Kepala Pusat Penelitian Politik Lembaga Ilmu Pengetahuan Indonesia (LIPI) Prof Firman Noor [Dok. Dialeksis.com]


DIALEKSIS.COM | Jakarta - Era reformasi atau disebut juga era pasca Soeharto dirincikan dengan lingkungan sosial politik yang lebih terbuka.

Dimana proses reformasi ini menghasilkan tingkat kebebasan bicara yang lebih tinggi tanpa penyensoran dan sangat berbanding terbalik dengan Orde Baru.

23 tahun lebih mengarungi Indonesia, kini reformasi mulai dipertanyakan. Semangat dalam menumpas Korupsi, Kolusi dan Nepotisme (KKN) lambat-lambat mulai meredam.

Orang-orang mulai takut bicara lantang.
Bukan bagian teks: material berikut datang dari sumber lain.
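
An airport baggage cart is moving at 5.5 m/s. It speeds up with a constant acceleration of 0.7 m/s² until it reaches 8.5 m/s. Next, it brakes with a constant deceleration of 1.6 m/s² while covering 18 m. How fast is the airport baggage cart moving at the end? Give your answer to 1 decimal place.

Phase 1 (accelerating): v₀ = 5.50 m/s, a = 0.7 m/s².
v = v₀ + at → t = (8.5 − 5.50) / 0.7 = 4.29 s
v² = v₀² + 2aΔx → Δx = (8.5² − 5.50²)/(2·0.7) = 30.0 m

Phase 2 (decelerating): v₀ = 8.50 m/s, a = -1.6 m/s².
v² = v₀² + 2aΔx = 8.50² + 2·-1.6·18 = 14.6 → v = 3.83 m/s
t = (v − v₀)/a = (3.83 − 8.50)/-1.6 = 2.92 s
Final speed = 3.83 m/s

3.8 m/s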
Apalagi diperkuat dengan hasil survei Komnas HAM beberapa waktu lalu yang menyatakan bahwa masyarakat Indonesia masih merasa tak nyaman dalam berekspresi dan berpendapat.

Kekhawatiran ini kemudian menjadi sebuah dilema besar sehingga menimbulkan sebuah pertanyaan mendasar, "masih layakkah era reformasi bergulir di Indonesia?"

Kepala Pusat Penelitian Politik Lembaga Ilmu Pengetahuan Indonesia (LIPI) Prof Firman Noor mengatakan kondisi Indonesia saat ini masih belum mengarah pada spirit reformasi.

Baginya, reformasi adalah kedaulatan rakyat, dimana rakyat mengambil peran dengan lebih maksimal.

Ia mengatakan, korelasi reformasi dalam menumpas KKN di tanah air ialah dengan pengelolaan kebijakan yang dibuat secara domain elitis yang kemudian disusutkan dengan melibatkan peran masyarakat.

Kemudian, semangat dalam mengontrol kekuasaan secara baik dan benar tanpa dipenuhi kolusi dan nepotisme.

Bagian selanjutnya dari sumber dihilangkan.